Reported FBI questioning of ex-Sputnik employee points to US media censorship – Kremlin
The alleged questioning of a former White House correspondent for Russian news agency Sputnik by FBI agents points to possible media censorship by Washington, Kremlin spokesman Dmitry Peskov says.
Peskov’s statement comes amid reports of an FBI investigation into possible violations of the Foreign Agents Registration Act (FARA) by Sputnik, an English-language, Moscow-headquartered news outlet.
“The questioning of journalists, or former journalists in connection with their journalistic activities, does not speak well for pluralism of opinions and press freedom. It likely points to serious problems with censorship and with limiting the media's field of work. This is cause for our concern,” Peskov said on Tuesday.
Foreign correspondents who work in Russia are not censored by the authorities, he stated.

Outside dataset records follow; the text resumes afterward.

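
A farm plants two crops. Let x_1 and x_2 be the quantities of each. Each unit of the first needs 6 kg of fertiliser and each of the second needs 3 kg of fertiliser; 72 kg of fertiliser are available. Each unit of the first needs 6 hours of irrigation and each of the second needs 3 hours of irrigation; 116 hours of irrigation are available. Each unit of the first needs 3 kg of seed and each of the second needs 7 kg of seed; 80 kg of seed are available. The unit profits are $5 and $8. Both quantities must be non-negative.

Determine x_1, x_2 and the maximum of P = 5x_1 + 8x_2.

x_1 = 8, x_2 = 8, maximum P = 104

Vertices and P = 5x_1 + 8x_2:
  (0, 0) → P = 0
  (0, 80/7) → P = 640/7
  (12, 0) → P = 60
  (8, 8) → P = 104

The optimum lies where 6x_1 + 3x_2 = 72 and 3x_1 + 7x_2 = 80.
Solving simultaneously gives x_1 = 8, x_2 = 8.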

“Any censorship is unacceptable; any persecution based on content is unacceptable. What’s more, foreign media [in Russia] have equal rights to our local media," Peskov said.
On Monday, Yahoo News reported that the investigation is centered on Andrew Feinberg, a former White House correspondent for the agency, who apparently handed over a “thumb drive containing thousands of internal Sputnik emails and documents,” after being fired in May this year.
“They wanted to know where did my orders come from [sic] and if I ever got any direction from Moscow,” Feinberg, who claimed that he was interviewed by FBI for no less than two hours, told Yahoo News. “They were interested in examples of how I was steered towards covering certain issues.”
In the meantime, Sputnik dismissed the investigation, which Yahoo News indicated could also be part of the wider Robert Mueller inquiry into alleged Russian meddling in the 2016 election.
“That an investigation is being conducted against us is not surprising, since the atmosphere of hysteria in relation to everything that belongs to Russia has been created in the country, and everything with the word ‘Russian’ is seen through the prism of spy mania,” Mindia Gavasheli, editor-in-chief of the Sputnik Bureau in Washington, DC, said in a statement.
“We are journalists, and mostly Americans work here. We believe that any assumption that we are engaged in anything other than journalism is an absolute lie and fabrication.”
Earlier the company that supplies all services for RT America channel, including TV production and operations, in the US, received a letter from the US Department of Justice, claiming that the company is obligated to register under FARA due to the work it does for RT.
Entities in the active FARA register include tourist boards and lobbyists, but no media outlets, which have been exempt from the legislation.
“The war the US establishment wages with our journalists is dedicated to all the starry-eyed idealists who still believe in freedom of speech. Those who invented it have buried it,” said RT and Sputnik Editor-in-Chief Margarita Simonyan.
Adopted in 1938 to counter pro-Nazi agitation on US soil, the Foreign Agents Registration Act, or FARA is “a disclosure statute that requires persons acting as agents of foreign principals in a political or quasi-political capacity to make periodic public disclosure of their relationship with the foreign principal, as well as activities, receipts and disbursements in support of those activities,” according to the data from FARA’s website.